Christian Masset est ambassadeur de France en Italie depuis septembre 2017.

Propos recueillis par Jean-Baptiste Noé.

Depuis quelques années, les relations entre la France et l’Italie sont devenues très complexes. Les échanges économiques entre les deux pays ne cessent de croître, de nombreux Français vivent et travaillent en Italie, il y a de nombreux dossiers de coopération de chaque côté des Alpes, mais des nuages s’accumulent aussi, avec parfois des moments électriques et des tensions vives, comme votre rappel temporaire en février 2019. À quoi attribuez-vous ces tensions ? Y a-t-il des divergences de fond sur certains dossiers clefs ou bien est-ce davantage dû à des disparités de forme, les gouvernements de Paris et de Rome n’ayant pas nécessairement les mêmes objectifs politiques à court terme ?   

La relation entre la France et l’Italie est très dense, étroite et couvre tous les champs de notre action. Il est donc naturel que dans une relation si proche, il y ait aussi parfois des tensions entre voisins et amis. C’est aussi le paradoxe de notre proximité : nous sommes parmi les pays européens les plus proches culturellement, et nous pouvons donc croire – à tort- que nous sommes identiques, à quelques nuances près, en pensant que nous n’avons pas besoin de nous connaître davantage pour nous comprendre. Ceci peut conduire à des incompréhensions parfois. Mais dans le même temps, chacun des deux pays a conscience des liens étroits qui l’unissent à l’autre : nous sommes notamment le deuxième partenaire commercial l’un pour l’autre et l’Italie fait partie des 5 premiers pays investisseurs en France. L’Italie est aussi l’un des tout premiers partenaires pour la culture, dans les co-productions cinématographiques ou dans l’édition. Les exemples sont innombrables. Ce sont des éléments qui, dans la durée, structurent la relation sur le terrain, de la part de ceux qui la vivent au quotidien, des entrepreneurs aux chercheurs en passant par les étudiants ou les artistes. Il est naturel qu’il puisse y avoir parfois des soubresauts, pour des raisons politiques ou historiques, mais la proximité entre nos pays reste une constante dans les domaines concrets où elle s’exerce, de l’économie à la recherche, en passant par la culture, la défense ou l’enseignement. 

Le Traité du Quirinal, signé le 26 novembre 2021, est d’une grande importance diplomatique puisqu’il se veut le pendant italien du traité de l’Élysée avec l’Allemagne. Près de deux ans après sa signature, quel bilan peut-on dresser de ces premières d’applications ? Estimez-vous que les objectifs visés par la France ont été atteints ?

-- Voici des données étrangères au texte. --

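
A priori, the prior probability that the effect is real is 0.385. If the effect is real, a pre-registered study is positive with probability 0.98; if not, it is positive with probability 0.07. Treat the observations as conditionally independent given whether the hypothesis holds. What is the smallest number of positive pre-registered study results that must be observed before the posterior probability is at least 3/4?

1

Prior odds: 0.385 ÷ 0.615 = 77/123.
Likelihood ratio of a positive = 0.98/0.07 = 14.
Target odds: 0.75 ÷ 0.25 = 3.
Need (77/123) × 14ⁿ ≥ 3, i.e. 14ⁿ ≥ 369/77.
14¹ = 14, which meets the required 369/77; so n = 1.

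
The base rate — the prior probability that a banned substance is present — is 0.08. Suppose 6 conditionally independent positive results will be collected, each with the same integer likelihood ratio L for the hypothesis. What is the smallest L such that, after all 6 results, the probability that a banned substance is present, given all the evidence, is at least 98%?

3

Prior odds = 0.08/0.92 = 2/23.
Target odds = 0.98/0.02 = 49.
Need L⁶ ≥ 49 ÷ (2/23) = 563.5.
2⁶ = 64 < 563.5 ≤ 729 = 3⁶, so L = 3.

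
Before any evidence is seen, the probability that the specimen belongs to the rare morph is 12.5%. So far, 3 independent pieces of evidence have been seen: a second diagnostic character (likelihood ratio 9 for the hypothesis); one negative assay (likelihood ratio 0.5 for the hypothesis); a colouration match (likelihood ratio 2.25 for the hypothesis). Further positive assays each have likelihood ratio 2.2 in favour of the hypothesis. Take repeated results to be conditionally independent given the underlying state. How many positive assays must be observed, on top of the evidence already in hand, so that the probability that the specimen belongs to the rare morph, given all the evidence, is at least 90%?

3

Prior odds = 0.125/0.875 = 1/7.
Combined Bayes factor of the evidence already in hand = 9 × 0.5 × 2.25 = 10.125.
Odds after that evidence = (1/7) × 10.125 = 81/56.
Target odds = 0.9/0.1 = 9.
Need 2.2ⁿ ≥ 9 ÷ (81/56) = 56/9.
2.2² = 4.84 falls short of 56/9 but 2.2³ = 10.648 reaches it, so n = 3.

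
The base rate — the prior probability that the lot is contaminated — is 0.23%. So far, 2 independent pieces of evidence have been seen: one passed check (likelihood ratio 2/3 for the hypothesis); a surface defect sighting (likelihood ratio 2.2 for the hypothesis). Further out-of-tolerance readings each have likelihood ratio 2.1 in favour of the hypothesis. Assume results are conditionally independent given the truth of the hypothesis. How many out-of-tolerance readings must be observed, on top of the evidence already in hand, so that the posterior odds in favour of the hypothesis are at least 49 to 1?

13

Prior odds = 0.0023/0.9977 = 23/9977.
Combined Bayes factor of the evidence already in hand = (2/3) × 2.2 = 22/15.
Odds after that evidence = (23/9977) × 22/15 = 46/13605.
Target odds = 49.
Need 2.1ⁿ ≥ 49 ÷ (46/13605) = 666645/46.
2.1¹² ≈7355.83 falls short of 666645/46 but 2.1¹³ ≈15447.2 reaches it, so n = 13.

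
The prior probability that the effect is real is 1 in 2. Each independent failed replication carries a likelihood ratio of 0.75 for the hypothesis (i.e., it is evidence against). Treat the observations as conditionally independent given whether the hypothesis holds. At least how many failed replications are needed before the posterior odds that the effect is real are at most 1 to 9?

Prior odds = 0.5/0.5 = 1.
Likelihood ratio per failed replication = 0.75.
Target odds = 1/9.
Need 1 × 0.75ⁿ ≤ 1/9, i.e. 0.75ⁿ ≤ 1/9.
0.75⁷ = 2187/16384 is still above 1/9 but 0.75⁸ = 6561/65536 is at or below it, so n = 8.

8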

Il ne s’agit pas de faire des comparaisons puisque la relation franco-allemande est unique. Le traité du Quirinal, dès qu’il a été proposé par les gouvernements italien et français, partait du constat que nous avons de nombreuses convergences et une relation d’une densité exceptionnelle, et qu’il fallait en tirer parti pour transformer ces convergences en action et positions communes. Le traité est formellement entré en vigueur en février dernier. Les accomplissements sont en cours, mais plusieurs d’entre eux sont remarquables : la mise en place d’un service civique franco-italien et la création d’un Conseil jeunesse, dont la première réunion s’est tenue il y a quelques semaines à Rome entre les ministres compétents, le lancement, dans le domaine de la culture, du « Nouveau grand tour » pour la deuxième année, qui permet à 100 artistes italiens, français et européens de faire des résidences croisées dans les deux pays, la signature d’une feuille de route capacitaire conjointe dans le domaine de la défense, les premières consultations entre ministres de l’économie, l’augmentation considérable du nombre de double-diplômes franco-italiens ou encore la création de campus de métiers conjoints entre régions, lycées et universités françaises et italiennes, entre la Lombardie et le Piémont et les régions Bourgogne-Franche Comté et Auvergne-Rhône Alpes. Autant d’exemples qui traduisent la dynamique positive qu’a lancée ce traité, et qui est appelée à se poursuivre. 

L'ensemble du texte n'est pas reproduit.